We're Commanded to Love Our Neighbors, Not to Make Them Feel Loved

Yet many well-meaning Christians have failed to grasp how the postmodern ethos has infected (to the point of destruction) their own understanding of Christ’s command to “Love your neighbor.” In our hyper-subjective age, this command is emptied of all objective content. The result is that some cannot even conceive of a situation in which a Christian could fulfill this command in such a way that a neighbor who is loved according to God’s standards might not feel loved according to his own.
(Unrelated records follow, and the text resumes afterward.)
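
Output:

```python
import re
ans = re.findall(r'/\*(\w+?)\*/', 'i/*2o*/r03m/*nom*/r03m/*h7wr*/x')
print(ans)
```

['2o', 'nom', 'h7wr']

With a single group, `findall` returns only what that group captured — 3 items.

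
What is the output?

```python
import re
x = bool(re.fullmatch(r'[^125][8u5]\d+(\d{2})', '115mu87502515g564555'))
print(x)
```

False

`re.fullmatch` requires the pattern to consume the entire string.
Here there's no way to consume every character, so the call returns None, and `bool(None)` is False.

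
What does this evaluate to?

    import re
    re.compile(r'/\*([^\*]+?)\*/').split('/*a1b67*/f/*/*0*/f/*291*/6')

['', 'a1b67', 'f/*', '0', 'f', '291', '6']

Matches to split on: at [0:9] → '/*a1b67*/'; at [12:17] → '/*0*/'; at [18:25] → '/*291*/'.
Because the pattern has a capturing group, `split` also inserts each captured text between the pieces.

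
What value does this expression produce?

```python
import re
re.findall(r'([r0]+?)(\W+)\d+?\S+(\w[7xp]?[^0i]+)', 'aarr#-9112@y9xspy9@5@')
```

The pattern matches one or more of one of [r0] (lazy) (captured); then one or more of a non-word character (captured); then one or more of a digit (lazy); then one or more of a non-whitespace character; then a word character, then optionally one of [7xp], then one or more of any character except [0i] (captured).
Matches: at [2:21] match 'rr#-9112@y9xspy9@5@', groups = ('rr', '#-', '5@').
`findall` packs the 3 group values into a tuple for every match.

[('rr', '#-', '5@')]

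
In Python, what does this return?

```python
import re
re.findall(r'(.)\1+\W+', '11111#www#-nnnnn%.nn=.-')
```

['1', 'w', 'n', 'n']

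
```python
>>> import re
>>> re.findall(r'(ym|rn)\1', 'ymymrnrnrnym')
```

['ym', 'rn']

After group 1 captures some text, `\1` only succeeds where that same text appears again.
With a single group, `findall` returns only what that group captured — 2 items.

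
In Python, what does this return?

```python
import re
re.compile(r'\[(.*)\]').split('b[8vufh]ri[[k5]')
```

Because the pattern has a capturing group, `split` also inserts each captured text between the pieces.

['b', '8vufh]ri[[k5', '']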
We’re Commanded to Love Our Neighbors, Not to Make Them Feel Loved

A warning I give to so many Christians is to mind definitions. We say one thing and say it from the foundational truths of Scripture— and thus the foundational truths of all Creation— and the world says the same exact thing but means something in complete contradiction. If you haven’t seen the effects yet, give it another year or two.

Words must have meaning. If God sets the definition, that is the definition.

All who think this way have fallen for the poisonous lie that hurt feelings, per se, are sufficient proof that you have failed to love your neighbor. Yet if that is so, we make Christ himself out to be a sinner! […] Indeed, Jesus was not murdered because he was too nice but because he did and said things that caused some to despise him—yet in all this he was “without sin” (Heb. 4:15 ; cf. 1 Pet. 2:22 ; 1 John 3:5).


Even so, the idea that we are commanded to make our neighbor “feel loved” is ultimately a form of relativism in Christian drag, a kind of sentimentality that holds to the form of godliness—“love your neighbor!”—while denying its true power.


If feelings are the standard, then there is no standard. There also are no constraining limits. For if making someone “feel loved” is the requirement for being loving, there is no end to what darkened hearts may demand in order to feel sufficiently loved. This is, of course, precisely what is happening everywhere in the West.

If I do not feel loved, you are not loving your neighbor. Let’s put this differently, if you don’t use my pronouns, you are being hateful and bigoted. If you don’t support marriage between these two people, it’s because you hate them. If you don’t let me teach your kids about sex and gender, you hate me.

These are lies to manipulate Christians that are not ready for the bait and switch on the word “love”. It’s a powerful play, really.

They have turned Christ’s command to love our neighbors—along with the many biblical commands to be compassionate and kind—into a blank check for the world to cash.

Christian, you say you love your neighbor? Well to love me you must do jumping jacks for three hours straight. Anything else is abject hatred. It’s one thing when the request is that we work out, but when they ask you to lie or bear false witness? To worship their idols instead of Christ? Love is not theirs to define.

Am I seeking the approval of my neighbor or of God? For if I were still trying to please my neighbor, I would not be a servant of Christ (cf. Gal. 1:10).